Il est important de comprendre que la base de la pratique c’est « l’attention » et « l’observation » de ce qui se passe en soi et autour de soi.

La pleine conscience consiste à observer les sensations, comprendre leur nature changeante qui conduit à la connaissance de l’impermanence, et de développer la connaissance de l’équanimité une égalité d’états d’esprits quels que soient les événements. Tout phénomène qui apparaît s’anéantit aussitôt. Rien n’est durable. Qu’ils soient physiques ou mentaux, agréables ou désagréables, les phénomènes doivent être perçus avec équanimité. C’est un état de vigilance mentale et émotionnelle pour observer la véritable nature des processus mentaux. Par sa pratique la pleine conscience nous permet un véritable nettoyage des attachements, des peurs, des confusions…

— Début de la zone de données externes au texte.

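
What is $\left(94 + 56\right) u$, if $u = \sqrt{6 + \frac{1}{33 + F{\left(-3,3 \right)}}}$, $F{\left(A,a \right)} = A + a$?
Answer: $\frac{50 \sqrt{6567}}{11} \approx 368.35$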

Telle qu’elle est enseignée en Birmanie, elle est dépouillée de tout aspect culturel, de rituels et de cérémonies et c’est pourquoi elle plaît à beaucoup d’occidentaux. C’est une technique extraordinaire par sa simplicité et surtout par les résultats qu’elle permet d’atteindre.

Elle ne demande aucunement de dépendre d’un gourou. La dévotion envers un être, si saint soit il, ne suffit à libérer personne de la souffrance tout au plus à devenir un disciple automate ; il ne peut y avoir ni libération, ni salut, sans pratique et sans expérience directe de la réalité.

Elle propose l’autonomie personnelle, de devenir sa propre autorité par une démarche responsable de déconditionnement de soi par soi-même. Démarche qui n’a rien à voir avec la prière, l’adoration ou les cérémonies. Dans ce sens elle ne contient rien qui puisse être qualifié de « religieux » et bien qu’elle fût découverte par le Bouddha elle n’a rien à voir avec une religion.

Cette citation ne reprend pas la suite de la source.